Marianne Mendt hat mit der „Glock’n“, das, was man später Austro-Pop nannte, eingeläutet. Sie hat ein Album mit Wiener Liedern veröffentlicht und diverse Jazz-Alben, wie „Jazz Mendt Live“, „Momendts“ oder „That’s EntertainMENDT“. Ihre Bandbreite ist nicht nur in musikalischer Hinsicht beeindruckend, sondern auch was ihre schauspielerischen Leistungen anbelangt, sei es als Trafikantin Gitti Schimek im „Kaisermühlen-Blues“, als Mörderin in „Qualtingers Wien“, in Komödien wie „Dinner for two“ oder als hypochondrische Mutter in „Seine Mutter und ich“. Marianne Mendt feiert heuer ihren 80. Geburtstag und begibt sich auf Tour durch Österreich.
Sie betonen immer wieder, dass es Ihnen immer nur um Musik geht. Was macht Musik mit Ihnen?

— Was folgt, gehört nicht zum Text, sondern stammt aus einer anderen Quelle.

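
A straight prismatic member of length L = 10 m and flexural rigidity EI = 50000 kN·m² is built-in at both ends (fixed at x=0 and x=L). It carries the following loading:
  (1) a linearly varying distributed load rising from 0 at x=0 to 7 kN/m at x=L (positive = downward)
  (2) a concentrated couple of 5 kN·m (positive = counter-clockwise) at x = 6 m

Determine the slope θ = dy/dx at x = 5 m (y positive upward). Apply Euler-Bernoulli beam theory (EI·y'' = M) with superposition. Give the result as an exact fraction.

θ(5) = -127/2400000 rad

Load 1 — triangular load w₀=7 kN/m (0→w₀ over full span):
  θ_1 = -w₀(2x(L-x)(L-2x)(x+2L)+x²(L-x)²)/(120LEI) = -7·(2·5·(10-5)·(10-2·5)·(5+2·10)+5²·(10-5)²)/(120·10·50000) = -7/96000 rad
Load 2 — applied couple M₀=5 kN·m at a=6 m (b=L-a=4):
  θ_2 = (R_Ax²/2 - M_Ax)/EI  [x≤a] with R_A=18/25, M_A=8/5 = ((18/25)·5²/2 - (8/5)·5)/50000 = 1/50000 rad
Superposition: θ = Σ θ_i = -127/2400000 rad ≈ -0.000053 rad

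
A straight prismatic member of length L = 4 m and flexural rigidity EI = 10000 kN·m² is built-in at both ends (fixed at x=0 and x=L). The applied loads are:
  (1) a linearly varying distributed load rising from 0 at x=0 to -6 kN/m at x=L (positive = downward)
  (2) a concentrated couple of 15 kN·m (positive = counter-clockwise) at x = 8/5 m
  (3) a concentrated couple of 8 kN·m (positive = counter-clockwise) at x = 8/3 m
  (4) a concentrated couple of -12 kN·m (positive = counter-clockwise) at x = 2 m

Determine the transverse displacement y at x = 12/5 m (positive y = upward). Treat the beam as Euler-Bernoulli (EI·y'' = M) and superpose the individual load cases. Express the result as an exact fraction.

y(12/5) = 2022/9765625 m

Load 1 — triangular load w₀=-6 kN/m (0→w₀ over full span):
  y_1 = -w₀x²(L-x)²(x+2L)/(120LEI) = -(-6)·(12/5)²·(4-(12/5))²·((12/5)+2·4)/(120·4·10000) = 1872/9765625 m
Load 2 — applied couple M₀=15 kN·m at a=8/5 m (b=L-a=12/5):
  y_2 = (R_Ax³/6 - M_Ax²/2 - M₀(x-a)²/2)/EI  [x>a] with R_A=27/5, M_A=9/5 = ((27/5)·(12/5)³/6 - (9/5)·(12/5)²/2 - 15·((12/5)-(8/5))²/2)/10000 = 96/390625 m
Load 3 — applied couple M₀=8 kN·m at a=8/3 m (b=L-a=4/3):
  y_3 = (R_Ax³/6 - M_Ax²/2)/EI  [x≤a] with R_A=8/3, M_A=8/3 = ((8/3)·(12/5)³/6 - (8/3)·(12/5)²/2)/10000 = -12/78125 m
Load 4 — applied couple M₀=-12 kN·m at a=2 m (b=L-a=2):
  y_4 = (R_Ax³/6 - M_Ax²/2 - M₀(x-a)²/2)/EI  [x>a] with R_A=-9/2, M_A=-3 = ((-9/2)·(12/5)³/6 - (-3)·(12/5)²/2 - (-12)·((12/5)-2)²/2)/10000 = -6/78125 m
Superposition: y = Σ y_i = 2022/9765625 m ≈ 0.000207 m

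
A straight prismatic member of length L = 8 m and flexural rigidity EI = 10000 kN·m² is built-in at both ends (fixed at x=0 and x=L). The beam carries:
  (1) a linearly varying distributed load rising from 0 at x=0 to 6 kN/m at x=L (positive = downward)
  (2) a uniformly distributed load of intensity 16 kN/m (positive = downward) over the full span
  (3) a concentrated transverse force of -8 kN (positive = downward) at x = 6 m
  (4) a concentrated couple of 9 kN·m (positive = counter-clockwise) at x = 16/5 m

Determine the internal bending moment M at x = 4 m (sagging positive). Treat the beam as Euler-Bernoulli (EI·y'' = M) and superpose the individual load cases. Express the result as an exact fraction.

Load 1 — triangular load w₀=6 kN/m (0→w₀ over full span):
  M_1 = 3w₀Lx/20 - w₀L²/30 - w₀x³/(6L) = 3·6·8·4/20 - 6·8²/30 - 6·4³/(6·8) = 8 kN·m
Load 2 — uniform load w=16 kN/m over full span:
  M_2 = wLx/2 - wL²/12 - wx²/2 = 16·8·4/2 - 16·8²/12 - 16·4²/2 = 128/3 kN·m
Load 3 — point force P=-8 kN at a=6 m (b=L-a=2):
  M_3 = Pb²(3a+b)x/L³ - Pab²/L²  [x≤a] = (-8)·2²·(3·6+2)·4/8³ - (-8)·6·2²/8² = -2 kN·m
Load 4 — applied couple M₀=9 kN·m at a=16/5 m (b=L-a=24/5):
  M_4 = R_Ax - M_A - M₀  [x>a] with R_A=81/50, M_A=27/25 = (81/50)·4 - (27/25) - 9 = -18/5 kN·m
Superposition: M = Σ M_i = 676/15 kN·m ≈ 45.066667 kN·m

M(4) = 676/15 kN·m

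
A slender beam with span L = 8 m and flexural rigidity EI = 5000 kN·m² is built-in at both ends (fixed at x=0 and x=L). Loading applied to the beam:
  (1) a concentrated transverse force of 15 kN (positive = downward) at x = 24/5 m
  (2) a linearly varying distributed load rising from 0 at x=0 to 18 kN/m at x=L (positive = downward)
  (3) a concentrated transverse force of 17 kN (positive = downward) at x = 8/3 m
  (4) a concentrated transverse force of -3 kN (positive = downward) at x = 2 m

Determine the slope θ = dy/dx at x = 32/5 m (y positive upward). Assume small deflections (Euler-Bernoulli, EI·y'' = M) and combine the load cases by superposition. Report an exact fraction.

Load 1 — point force P=15 kN at a=24/5 m (b=L-a=16/5):
  θ_1 = Pa²(L-x)(2bL-(3b+a)(L-x))/(2L³EI)  [x>a] = 15·(24/5)²·(8-(32/5))·(2·(16/5)·8-(3·(16/5)+(24/5))·(8-(32/5)))/(2·8³·5000) = 1188/390625 rad
Load 2 — triangular load w₀=18 kN/m (0→w₀ over full span):
  θ_2 = -w₀(2x(L-x)(L-2x)(x+2L)+x²(L-x)²)/(120LEI) = -18·(2·(32/5)·(8-(32/5))·(8-2·(32/5))·((32/5)+2·8)+(32/5)²·(8-(32/5))²)/(120·8·5000) = 3072/390625 rad
Load 3 — point force P=17 kN at a=8/3 m (b=L-a=16/3):
  θ_3 = Pa²(L-x)(2bL-(3b+a)(L-x))/(2L³EI)  [x>a] = 17·(8/3)²·(8-(32/5))·(2·(16/3)·8-(3·(16/3)+(8/3))·(8-(32/5)))/(2·8³·5000) = 884/421875 rad
Load 4 — point force P=-3 kN at a=2 m (b=L-a=6):
  θ_4 = Pa²(L-x)(2bL-(3b+a)(L-x))/(2L³EI)  [x>a] = (-3)·2²·(8-(32/5))·(2·6·8-(3·6+2)·(8-(32/5)))/(2·8³·5000) = -3/12500 rad
Superposition: θ = Σ θ_i = 107671/8437500 rad ≈ 0.012761 rad

θ(32/5) = 107671/8437500 rad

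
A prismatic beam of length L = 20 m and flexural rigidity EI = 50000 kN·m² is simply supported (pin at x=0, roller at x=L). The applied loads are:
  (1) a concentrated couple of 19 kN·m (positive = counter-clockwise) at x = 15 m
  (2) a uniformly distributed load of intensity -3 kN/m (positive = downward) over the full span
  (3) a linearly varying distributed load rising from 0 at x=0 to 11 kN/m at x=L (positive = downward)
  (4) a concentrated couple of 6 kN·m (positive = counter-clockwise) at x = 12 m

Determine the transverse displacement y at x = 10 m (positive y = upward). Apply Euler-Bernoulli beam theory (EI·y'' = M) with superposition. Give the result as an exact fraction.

Load 1 — applied couple M₀=19 kN·m at a=15 m (b=L-a=5):
  y_1 = (M₀x³/(6L)+C₁x)/EI  [x≤a] with C₁=M₀(3b²-L²)/(6L)=-1235/24 = (19·10³/(6·20)+(-1235/24)·10)/50000 = -57/8000 m
Load 2 — uniform load w=-3 kN/m over full span:
  y_2 = -wx(L³-2Lx²+x³)/(24EI) = -(-3)·10·(20³-2·20·10²+10³)/(24·50000) = 1/8 m
Load 3 — triangular load w₀=11 kN/m (0→w₀ over full span):
  y_3 = -w₀x(7L⁴-10L²x²+3x⁴)/(360LEI) = -11·10·(7·20⁴-10·20²·10²+3·10⁴)/(360·20·50000) = -11/48 m
Load 4 — applied couple M₀=6 kN·m at a=12 m (b=L-a=8):
  y_4 = (M₀x³/(6L)+C₁x)/EI  [x≤a] with C₁=M₀(3b²-L²)/(6L)=-52/5 = (6·10³/(6·20)+(-52/5)·10)/50000 = -27/25000 m
Superposition: y = Σ y_i = -67423/600000 m ≈ -0.112372 m

y(10) = -67423/600000 m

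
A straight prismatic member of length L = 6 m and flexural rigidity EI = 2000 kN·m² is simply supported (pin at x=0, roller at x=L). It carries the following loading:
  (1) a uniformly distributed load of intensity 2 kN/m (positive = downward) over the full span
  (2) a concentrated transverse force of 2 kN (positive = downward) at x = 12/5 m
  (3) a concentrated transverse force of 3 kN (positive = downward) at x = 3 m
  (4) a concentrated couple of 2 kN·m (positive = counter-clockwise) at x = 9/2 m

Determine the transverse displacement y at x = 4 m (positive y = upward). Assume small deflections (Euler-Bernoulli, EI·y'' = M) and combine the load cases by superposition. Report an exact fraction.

y(4) = -28561/1125000 m

Load 1 — uniform load w=2 kN/m over full span:
  y_1 = -wx(L³-2Lx²+x³)/(24EI) = -2·4·(6³-2·6·4²+4³)/(24·2000) = -11/750 m
Load 2 — point force P=2 kN at a=12/5 m (b=L-a=18/5):
  y_2 = -Pa(L-x)(2Lx-a²-x²)/(6LEI)  [x>a] = -2·(12/5)·(6-4)·(2·6·4-(12/5)²-4²)/(6·6·2000) = -164/46875 m
Load 3 — point force P=3 kN at a=3 m (b=L-a=3):
  y_3 = -Pa(L-x)(2Lx-a²-x²)/(6LEI)  [x>a] = -3·3·(6-4)·(2·6·4-3²-4²)/(6·6·2000) = -23/4000 m
Load 4 — applied couple M₀=2 kN·m at a=9/2 m (b=L-a=3/2):
  y_4 = (M₀x³/(6L)+C₁x)/EI  [x≤a] with C₁=M₀(3b²-L²)/(6L)=-13/8 = (2·4³/(6·6)+(-13/8)·4)/2000 = -53/36000 m
Superposition: y = Σ y_i = -28561/1125000 m ≈ -0.025388 m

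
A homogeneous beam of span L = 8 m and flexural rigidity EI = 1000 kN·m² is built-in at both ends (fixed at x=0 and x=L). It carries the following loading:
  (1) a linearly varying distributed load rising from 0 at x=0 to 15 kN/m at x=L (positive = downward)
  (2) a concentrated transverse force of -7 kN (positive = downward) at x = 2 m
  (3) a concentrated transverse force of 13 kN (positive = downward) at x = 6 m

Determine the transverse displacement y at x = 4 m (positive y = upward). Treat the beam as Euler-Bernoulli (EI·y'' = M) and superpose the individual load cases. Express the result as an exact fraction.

Load 1 — triangular load w₀=15 kN/m (0→w₀ over full span):
  y_1 = -w₀x²(L-x)²(x+2L)/(120LEI) = -15·4²·(8-4)²·(4+2·8)/(120·8·1000) = -2/25 m
Load 2 — point force P=-7 kN at a=2 m (b=L-a=6):
  y_2 = -Pa²(L-x)²(3bL-(3b+a)(L-x))/(6L³EI)  [x>a] = -(-7)·2²·(8-4)²·(3·6·8-(3·6+2)·(8-4))/(6·8³·1000) = 7/750 m
Load 3 — point force P=13 kN at a=6 m (b=L-a=2):
  y_3 = -Pb²x²(3aL-(3a+b)x)/(6L³EI)  [x≤a] = -13·2²·4²·(3·6·8-(3·6+2)·4)/(6·8³·1000) = -13/750 m
Superposition: y = Σ y_i = -11/125 m ≈ -0.088000 m

y(4) = -11/125 m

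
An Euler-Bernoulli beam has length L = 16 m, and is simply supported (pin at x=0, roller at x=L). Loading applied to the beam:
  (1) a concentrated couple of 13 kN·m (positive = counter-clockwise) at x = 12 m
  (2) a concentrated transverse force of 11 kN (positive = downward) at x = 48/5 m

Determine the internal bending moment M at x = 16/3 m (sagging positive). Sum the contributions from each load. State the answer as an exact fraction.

Load 1 — applied couple M₀=13 kN·m at a=12 m (b=L-a=4):
  M_1 = M₀x/L  [x≤a] = 13·(16/3)/16 = 13/3 kN·m
Load 2 — point force P=11 kN at a=48/5 m (b=L-a=32/5):
  M_2 = Pbx/L  [x≤a] = 11·(32/5)·(16/3)/16 = 352/15 kN·m
Superposition: M = Σ M_i = 139/5 kN·m ≈ 27.800000 kN·m

M(16/3) = 139/5 kN·m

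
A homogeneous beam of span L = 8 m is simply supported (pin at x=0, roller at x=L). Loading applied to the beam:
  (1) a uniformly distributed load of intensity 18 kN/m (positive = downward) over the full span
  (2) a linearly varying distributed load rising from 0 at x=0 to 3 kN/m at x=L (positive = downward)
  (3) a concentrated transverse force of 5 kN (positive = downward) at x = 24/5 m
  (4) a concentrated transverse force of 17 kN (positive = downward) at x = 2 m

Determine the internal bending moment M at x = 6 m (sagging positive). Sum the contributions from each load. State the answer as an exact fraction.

Load 1 — uniform load w=18 kN/m over full span:
  M_1 = wx(L-x)/2 = 18·6·(8-6)/2 = 108 kN·m
Load 2 — triangular load w₀=3 kN/m (0→w₀ over full span):
  M_2 = w₀Lx/6 - w₀x³/(6L) = 3·8·6/6 - 3·6³/(6·8) = 21/2 kN·m
Load 3 — point force P=5 kN at a=24/5 m (b=L-a=16/5):
  M_3 = Pa(L-x)/L  [x>a] = 5·(24/5)·(8-6)/8 = 6 kN·m
Load 4 — point force P=17 kN at a=2 m (b=L-a=6):
  M_4 = Pa(L-x)/L  [x>a] = 17·2·(8-6)/8 = 17/2 kN·m
Superposition: M = Σ M_i = 133 kN·m ≈ 133.000000 kN·m

M(6) = 133 kN·m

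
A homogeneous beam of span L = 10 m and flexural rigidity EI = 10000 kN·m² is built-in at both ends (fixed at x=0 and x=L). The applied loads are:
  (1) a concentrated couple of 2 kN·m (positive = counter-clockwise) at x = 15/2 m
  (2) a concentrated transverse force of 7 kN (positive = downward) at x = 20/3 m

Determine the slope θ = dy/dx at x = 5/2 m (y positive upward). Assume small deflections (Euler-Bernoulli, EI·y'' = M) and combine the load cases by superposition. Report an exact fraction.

Load 1 — applied couple M₀=2 kN·m at a=15/2 m (b=L-a=5/2):
  θ_1 = (R_Ax²/2 - M_Ax)/EI  [x≤a] with R_A=9/40, M_A=5/8 = ((9/40)·(5/2)²/2 - (5/8)·(5/2))/10000 = -11/128000 rad
Load 2 — point force P=7 kN at a=20/3 m (b=L-a=10/3):
  θ_2 = -Pb²x(2aL-(3a+b)x)/(2L³EI)  [x≤a] = -7·(10/3)²·(5/2)·(2·(20/3)·10-(3·(20/3)+(10/3))·(5/2))/(2·10³·10000) = -7/9600 rad
Superposition: θ = Σ θ_i = -313/384000 rad ≈ -0.000815 rad

θ(5/2) = -313/384000 rad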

Marianne Mendt: Es wäre unvorstellbar, hätte ich die Musik an sich nicht, aber es geht schon in Richtung Jazz oder Jazz-ähnliche Musik, was mich wirklich berührt. Je älter ich werde, umso ungnädiger bin ich (lacht). Es gibt nur gute oder schlechte Musik, wie ja schon Duke Ellington sagte. Musik ist das Lebenselixier, das mich seit Kindheit erfüllt, abgesehen natürlich von vielen anderen Dingen in meinem Leben.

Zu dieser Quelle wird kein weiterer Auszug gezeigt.